The obvious solution is to devalue the currency. This helps to regain competitiveness, reduce the budget deficit, reduce unemployment and help the economy recover. Economic recovery is an essential ingredient in reducing the budget deficit. Yet, devaluation is not an option. Countries could leave the Euro, but this would be very damaging and lead to capital flight (see: leaving the Euro). It is not like devaluing in a fixed exchange rate (ERM)
Therefore, countries like Ireland, Greece and Portugal are currently facing internal devaluation. They are trying to restore competitiveness by reducing wages, costs and inflation. But, this deflationary process (spending cuts, higher taxes) is causing lower growth and higher unemployment.
Solutions to EU Crisis
Problem of Government Debt
- Debt Consolidation. Greece is bankrupt. They will need a partial debt default. The EU shouldn’t try to prop up Greece when there is no chance of repayment. They should allow Greece to default, then they should concentrate on strengthening the position of countries like Italy which should be able to repay debt, but may face liquidity constraints (temporary shortage of money due to market fears)
- Growth. the EU and ECB have to see the importance of economic growth. At the moment, the only policy recommendations seem to be spending cuts and austerity, but this is pushing countries into a negative spiral of lower growth, higher unemployment and lower tax revenues.
- ECB should pursue monetary easing. Target a higher inflation rate, pursue quantitative easing. Give peripheral countries some monetary stimulus in face of all the deflationary pressures they face. The ECB have the wrong attitude to inflation. (pursing wrong objective) e.g. faced with the prospect of double-dip recession, they increased interest rates because inflation was temporarily above target.

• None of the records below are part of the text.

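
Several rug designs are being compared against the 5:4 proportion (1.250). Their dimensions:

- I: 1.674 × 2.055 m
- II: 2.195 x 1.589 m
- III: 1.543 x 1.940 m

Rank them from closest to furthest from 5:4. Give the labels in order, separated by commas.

III, I, II

I: 2.055/1.674 ≈ 1.228 → |1.228 − 1.250| = 0.022
II: 2.195/1.589 ≈ 1.381 → |1.381 − 1.250| = 0.131
III: 1.940/1.543 ≈ 1.257 → |1.257 − 1.250| = 0.007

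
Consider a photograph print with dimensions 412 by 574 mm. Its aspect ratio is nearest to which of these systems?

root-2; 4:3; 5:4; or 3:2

Ratio = 574 / 412 ≈ 1.393.
Distances: root-2 1.414 (Δ 0.021); 4:3 1.333 (Δ 0.060); 5:4 1.250 (Δ 0.143); 3:2 1.500 (Δ 0.107).

root-2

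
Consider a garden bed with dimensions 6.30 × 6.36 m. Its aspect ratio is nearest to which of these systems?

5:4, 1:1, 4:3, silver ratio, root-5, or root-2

1:1

Ratio = 6.36 / 6.30 ≈ 1.010.
Distances: 5:4 1.250 (Δ 0.240); 1:1 1.000 (Δ 0.010); 4:3 1.333 (Δ 0.323); silver ratio 2.414 (Δ 1.404); root-5 2.236 (Δ 1.226); root-2 1.414 (Δ 0.404).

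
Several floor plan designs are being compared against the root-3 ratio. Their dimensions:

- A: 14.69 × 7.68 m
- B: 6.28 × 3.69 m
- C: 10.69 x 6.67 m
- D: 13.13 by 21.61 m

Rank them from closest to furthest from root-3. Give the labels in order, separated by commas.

B, D, C, A

Ratios: A = 14.69 / 7.68 ≈ 1.913; B = 6.28 / 3.69 ≈ 1.702; C = 10.69 / 6.67 ≈ 1.603; D = 21.61 / 13.13 ≈ 1.646.
|Δ from 1.732|: A 0.181; B 0.030; C 0.129; D 0.086.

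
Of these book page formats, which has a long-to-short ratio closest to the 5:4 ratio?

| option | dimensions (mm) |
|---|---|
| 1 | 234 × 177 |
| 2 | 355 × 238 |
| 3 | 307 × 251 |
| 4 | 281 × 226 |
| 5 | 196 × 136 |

Target 5:4 ≈ 1.250.
1: 1.322 (Δ0.072)  2: 1.492 (Δ0.242)  3: 1.223 (Δ0.027)  4: 1.243 (Δ0.007)  5: 1.441 (Δ0.191)

4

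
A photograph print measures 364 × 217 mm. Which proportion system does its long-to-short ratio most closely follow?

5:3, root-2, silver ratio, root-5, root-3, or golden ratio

5:3

364/217 ≈ 1.677. Nearest candidates are 5:3 (1.667, off by 0.010) and root-3 (1.732, off by 0.055).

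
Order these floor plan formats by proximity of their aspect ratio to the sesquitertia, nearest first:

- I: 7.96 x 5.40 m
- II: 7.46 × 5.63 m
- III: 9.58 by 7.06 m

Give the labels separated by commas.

I: 7.96/5.40 ≈ 1.474 → |1.474 − 1.333| = 0.141
II: 7.46/5.63 ≈ 1.325 → |1.325 − 1.333| = 0.008
III: 9.58/7.06 ≈ 1.357 → |1.357 − 1.333| = 0.024

II, III, I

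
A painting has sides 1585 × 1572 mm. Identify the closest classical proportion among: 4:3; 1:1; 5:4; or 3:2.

1:1

1585/1572 ≈ 1.008. Nearest candidates are 1:1 (1.000, off by 0.008) and 5:4 (1.250, off by 0.242).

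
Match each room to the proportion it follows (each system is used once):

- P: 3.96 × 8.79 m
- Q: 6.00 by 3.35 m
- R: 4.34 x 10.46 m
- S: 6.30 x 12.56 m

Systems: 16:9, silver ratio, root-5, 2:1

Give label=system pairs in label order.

P=root-5, Q=16:9, R=silver ratio, S=2:1

P = 8.79/3.96 ≈ 2.220 → root-5 (2.236)
Q = 6.00/3.35 ≈ 1.791 → 16:9 (1.778)
R = 10.46/4.34 ≈ 2.410 → silver ratio (2.414)
S = 12.56/6.30 ≈ 1.994 → 2:1 (2.000)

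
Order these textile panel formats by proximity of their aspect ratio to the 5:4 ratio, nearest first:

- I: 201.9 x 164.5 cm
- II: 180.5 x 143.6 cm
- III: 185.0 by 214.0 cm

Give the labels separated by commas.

II, I, III

Ratios: I = 201.9 / 164.5 ≈ 1.227; II = 180.5 / 143.6 ≈ 1.257; III = 214.0 / 185.0 ≈ 1.157.
|Δ from 1.250|: I 0.023; II 0.007; III 0.093.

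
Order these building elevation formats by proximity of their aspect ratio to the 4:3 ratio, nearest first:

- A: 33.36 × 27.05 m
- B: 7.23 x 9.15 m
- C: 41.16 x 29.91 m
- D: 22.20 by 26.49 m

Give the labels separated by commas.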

- Supply-side policies to improve competitiveness and efficiency. Important for economies like Portugal and Greece
The Economist does a good job in offering solutions to crisis Europe’s Crisis
Mervyn King also talks about the need to rebalance the world economy – too much spending in West, too little in the East.
Related
I am interested in these days European debt crisis as a student who is majoring the economics. Also, one of my class’s topics is about crisis from Mexico’s peso crisis to this European debt crisis, so I always try to find news paper about it. This blog really help me to figure the problems of Europe out with easy and understandable explanations, even offering the other news which is helpful.
I agree with your opinion that there are lots of problems. As well as the problems you posted, I think there are more problems that make this crisis. One of them is Euro currency. In 2002, they united their currency into Euro. At first, they thought there could be a lot of opportunities for Euro countries with the united currency. However, the opportunities were for the countries that Germany, France like important and strong countries in Euro, so this situation just made other countries expand their current account deficit. With increasing deficit, they face now crisis.
Anyway your blog is very helpful for me. Thanks!
Actually Greece economy was not fit for joining European Union. When it joined EU it already have huge Debt and deficits. It is more socialist country and government expenditure is very much high compare to other major European countries. One of the best method to handle this problem is depreciating currency but it is not possible under EURO.
Either Greece has to resign from European Union and depreciate its currency or European Union has to give big amount of fund to Greece, not as loan but as free donation for saving economy and government have to cut its deficit suddenly.